Environmental damage was also a common problem, accounting for 29 per cent of cases

By Aakriti Shrivastava
Published: Friday 13 October 2017

Almost half (46%) of the conflicts examined involved minorities or indigenous peoples (Credit: Jonathan McIntosh/Wikimedia Commons)

Eighty eight per cent of the conflicts between communities and companies in South Asia remain unsolved, a report by the Rights and Resources Institute has found.

The figure was derived by analysing 51 such conflicts in Indonesia, Philippines, Malaysia, Myanmar, Laos, Thailand, Cambodia and Vietnam. The rate is one of the highest when compared to the rest of the world, and the global average for unresolved conflicts is 61 per cent.

The report has compared global and local conflicts since 2001.

The reason for the high rate of unresolved conflicts in South Asia, according to the author of the study, Ben Bowie, is that governments in these countries intervene on behalf (and not the behest) of the companies.

Tenure disputes in Southeast Asia are also more likely to result in violence than in the rest of the world, with 47% of cases in the region resulting in violence and 18% causing fatalities.The most common cause of these often violent and even deadly disputes in Southeast Asia, the focus of the research, is when companies and governments force communities from their customary lands to make way for private investments in land-based sectors like agriculture, mining, forestry and hydroelectric power

Environmental damage was also a common problem, accounting for 29% of cases. This is likely due in part to the prevalence of sectors in the sub-region with a high level of environmental impact, such as mining and palm oil production.

“Almost half (46%) of the new cases examined involved minorities or indigenous peoples. In absolute terms this rate is quite high, showing that companies and investors need to do more to identify these groups and their interests,” the report says.
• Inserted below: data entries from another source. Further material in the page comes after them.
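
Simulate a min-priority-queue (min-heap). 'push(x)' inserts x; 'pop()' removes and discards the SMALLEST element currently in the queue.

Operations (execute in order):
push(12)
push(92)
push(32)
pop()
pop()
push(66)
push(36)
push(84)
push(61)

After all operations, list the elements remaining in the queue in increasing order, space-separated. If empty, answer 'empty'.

Answer: 36 61 66 84 92

Derivation:
push(12): heap contents = [12]
push(92): heap contents = [12, 92]
push(32): heap contents = [12, 32, 92]
pop() → 12: heap contents = [32, 92]
pop() → 32: heap contents = [92]
push(66): heap contents = [66, 92]
push(36): heap contents = [36, 66, 92]
push(84): heap contents = [36, 66, 84, 92]
push(61): heap contents = [36, 61, 66, 84, 92]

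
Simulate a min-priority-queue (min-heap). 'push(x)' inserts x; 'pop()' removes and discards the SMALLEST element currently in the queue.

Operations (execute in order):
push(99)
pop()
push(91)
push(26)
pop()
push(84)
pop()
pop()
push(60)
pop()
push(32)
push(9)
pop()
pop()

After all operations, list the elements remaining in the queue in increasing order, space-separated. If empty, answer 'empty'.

Answer: empty

Derivation:
push(99): heap contents = [99]
pop() → 99: heap contents = []
push(91): heap contents = [91]
push(26): heap contents = [26, 91]
pop() → 26: heap contents = [91]
push(84): heap contents = [84, 91]
pop() → 84: heap contents = [91]
pop() → 91: heap contents = []
push(60): heap contents = [60]
pop() → 60: heap contents = []
push(32): heap contents = [32]
push(9): heap contents = [9, 32]
pop() → 9: heap contents = [32]
pop() → 32: heap contents = []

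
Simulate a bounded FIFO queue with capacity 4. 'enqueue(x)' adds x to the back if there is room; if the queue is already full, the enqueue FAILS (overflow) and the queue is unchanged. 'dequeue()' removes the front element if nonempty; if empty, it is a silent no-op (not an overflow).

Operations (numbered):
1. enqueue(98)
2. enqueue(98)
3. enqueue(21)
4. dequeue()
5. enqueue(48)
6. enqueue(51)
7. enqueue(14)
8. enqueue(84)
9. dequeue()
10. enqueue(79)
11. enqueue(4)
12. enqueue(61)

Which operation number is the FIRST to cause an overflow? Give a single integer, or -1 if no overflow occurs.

Answer: 7

Derivation:
1. enqueue(98): size=1
2. enqueue(98): size=2
3. enqueue(21): size=3
4. dequeue(): size=2
5. enqueue(48): size=3
6. enqueue(51): size=4
7. enqueue(14): size=4=cap → OVERFLOW (fail)
8. enqueue(84): size=4=cap → OVERFLOW (fail)
9. dequeue(): size=3
10. enqueue(79): size=4
11. enqueue(4): size=4=cap → OVERFLOW (fail)
12. enqueue(61): size=4=cap → OVERFLOW (fail)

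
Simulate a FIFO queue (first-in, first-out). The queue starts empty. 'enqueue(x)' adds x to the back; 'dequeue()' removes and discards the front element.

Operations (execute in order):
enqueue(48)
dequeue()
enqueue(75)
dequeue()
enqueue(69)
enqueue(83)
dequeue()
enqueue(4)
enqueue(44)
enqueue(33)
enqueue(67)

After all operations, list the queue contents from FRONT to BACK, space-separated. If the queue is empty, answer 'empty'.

enqueue(48): [48]
dequeue(): []
enqueue(75): [75]
dequeue(): []
enqueue(69): [69]
enqueue(83): [69, 83]
dequeue(): [83]
enqueue(4): [83, 4]
enqueue(44): [83, 4, 44]
enqueue(33): [83, 4, 44, 33]
enqueue(67): [83, 4, 44, 33, 67]

Answer: 83 4 44 33 67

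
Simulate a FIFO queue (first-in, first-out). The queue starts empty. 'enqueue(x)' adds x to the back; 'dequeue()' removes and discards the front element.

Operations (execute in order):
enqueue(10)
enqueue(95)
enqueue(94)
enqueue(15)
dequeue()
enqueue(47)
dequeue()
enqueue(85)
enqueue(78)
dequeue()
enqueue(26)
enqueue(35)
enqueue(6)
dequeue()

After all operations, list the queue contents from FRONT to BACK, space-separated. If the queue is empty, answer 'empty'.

Answer: 47 85 78 26 35 6

Derivation:
enqueue(10): [10]
enqueue(95): [10, 95]
enqueue(94): [10, 95, 94]
enqueue(15): [10, 95, 94, 15]
dequeue(): [95, 94, 15]
enqueue(47): [95, 94, 15, 47]
dequeue(): [94, 15, 47]
enqueue(85): [94, 15, 47, 85]
enqueue(78): [94, 15, 47, 85, 78]
dequeue(): [15, 47, 85, 78]
enqueue(26): [15, 47, 85, 78, 26]
enqueue(35): [15, 47, 85, 78, 26, 35]
enqueue(6): [15, 47, 85, 78, 26, 35, 6]
dequeue(): [47, 85, 78, 26, 35, 6]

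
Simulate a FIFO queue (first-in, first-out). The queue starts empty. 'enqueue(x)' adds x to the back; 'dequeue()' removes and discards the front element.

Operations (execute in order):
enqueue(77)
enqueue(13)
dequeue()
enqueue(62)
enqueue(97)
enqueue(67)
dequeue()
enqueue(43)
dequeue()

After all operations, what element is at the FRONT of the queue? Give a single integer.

Answer: 97

Derivation:
enqueue(77): queue = [77]
enqueue(13): queue = [77, 13]
dequeue(): queue = [13]
enqueue(62): queue = [13, 62]
enqueue(97): queue = [13, 62, 97]
enqueue(67): queue = [13, 62, 97, 67]
dequeue(): queue = [62, 97, 67]
enqueue(43): queue = [62, 97, 67, 43]
dequeue(): queue = [97, 67, 43]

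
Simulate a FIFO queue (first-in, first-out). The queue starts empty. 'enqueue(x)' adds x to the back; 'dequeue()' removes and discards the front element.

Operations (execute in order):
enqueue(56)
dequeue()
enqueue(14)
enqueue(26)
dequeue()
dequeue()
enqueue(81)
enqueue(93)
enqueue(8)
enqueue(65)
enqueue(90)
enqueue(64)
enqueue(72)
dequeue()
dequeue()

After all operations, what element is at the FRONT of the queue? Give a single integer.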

One of the reasons for this, as per Bowie, is their lack of political connections and that indigenous communities are more likely to oppose economic development altogether, as they have different social set ups.

Bad for business

Unresolved conflicts are a significant financial and reputational risk for companies: over 65 percent of the conflicts in Southeast Asia delayed operations, and 71 percent resulted in lawsuits.

Clarifying land rights is also good for business: according to previous research, conflicts over land can increase operating costs by as much as 29-fold and even result in the abandonment of up-and-running operations.
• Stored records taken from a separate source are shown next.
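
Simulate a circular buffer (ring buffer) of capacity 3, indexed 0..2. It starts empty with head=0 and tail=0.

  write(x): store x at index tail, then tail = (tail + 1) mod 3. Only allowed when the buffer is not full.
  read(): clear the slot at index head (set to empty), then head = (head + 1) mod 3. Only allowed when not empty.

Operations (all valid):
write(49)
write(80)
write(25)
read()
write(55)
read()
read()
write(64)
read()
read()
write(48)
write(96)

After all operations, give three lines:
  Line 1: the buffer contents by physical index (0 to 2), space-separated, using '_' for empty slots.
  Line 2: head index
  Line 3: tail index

Answer: 96 _ 48
2
1

Derivation:
write(49): buf=[49 _ _], head=0, tail=1, size=1
write(80): buf=[49 80 _], head=0, tail=2, size=2
write(25): buf=[49 80 25], head=0, tail=0, size=3
read(): buf=[_ 80 25], head=1, tail=0, size=2
write(55): buf=[55 80 25], head=1, tail=1, size=3
read(): buf=[55 _ 25], head=2, tail=1, size=2
read(): buf=[55 _ _], head=0, tail=1, size=1
write(64): buf=[55 64 _], head=0, tail=2, size=2
read(): buf=[_ 64 _], head=1, tail=2, size=1
read(): buf=[_ _ _], head=2, tail=2, size=0
write(48): buf=[_ _ 48], head=2, tail=0, size=1
write(96): buf=[96 _ 48], head=2, tail=1, size=2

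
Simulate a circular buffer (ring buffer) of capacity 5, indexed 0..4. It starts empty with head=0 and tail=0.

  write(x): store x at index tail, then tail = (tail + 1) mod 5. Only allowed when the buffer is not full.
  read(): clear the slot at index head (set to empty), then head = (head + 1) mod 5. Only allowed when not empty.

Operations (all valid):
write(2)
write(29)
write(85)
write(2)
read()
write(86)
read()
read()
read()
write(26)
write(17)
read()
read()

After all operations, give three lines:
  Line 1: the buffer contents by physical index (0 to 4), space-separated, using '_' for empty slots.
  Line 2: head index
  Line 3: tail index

write(2): buf=[2 _ _ _ _], head=0, tail=1, size=1
write(29): buf=[2 29 _ _ _], head=0, tail=2, size=2
write(85): buf=[2 29 85 _ _], head=0, tail=3, size=3
write(2): buf=[2 29 85 2 _], head=0, tail=4, size=4
read(): buf=[_ 29 85 2 _], head=1, tail=4, size=3
write(86): buf=[_ 29 85 2 86], head=1, tail=0, size=4
read(): buf=[_ _ 85 2 86], head=2, tail=0, size=3
read(): buf=[_ _ _ 2 86], head=3, tail=0, size=2
read(): buf=[_ _ _ _ 86], head=4, tail=0, size=1
write(26): buf=[26 _ _ _ 86], head=4, tail=1, size=2
write(17): buf=[26 17 _ _ 86], head=4, tail=2, size=3
read(): buf=[26 17 _ _ _], head=0, tail=2, size=2
read(): buf=[_ 17 _ _ _], head=1, tail=2, size=1

Answer: _ 17 _ _ _
1
2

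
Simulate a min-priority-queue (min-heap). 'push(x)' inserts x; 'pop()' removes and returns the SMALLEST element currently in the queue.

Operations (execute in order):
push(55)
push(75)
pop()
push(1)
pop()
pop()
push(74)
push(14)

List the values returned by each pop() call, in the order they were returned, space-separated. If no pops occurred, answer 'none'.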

Better traceability and transparency in supply chains can reduce violation of rights, according to Bowie. He adds that many companies are now recognising that conflicts are bad for business and communities, and adopting better practices for their projects. Multinational palm oil giant Musim Mas is one such company, he adds.

As 74 per cent conflicts begin before operation starts, engagement and discussions with the community can avoid conflict.

The report recommends that the companies should conduct rigourous stakeholder mapping before announcing a project, while investors should initiate risk analysis using tenure claims. To governments, it suggests prioritising formal entitlement process for customary land rights, as private companies are more alert to risks.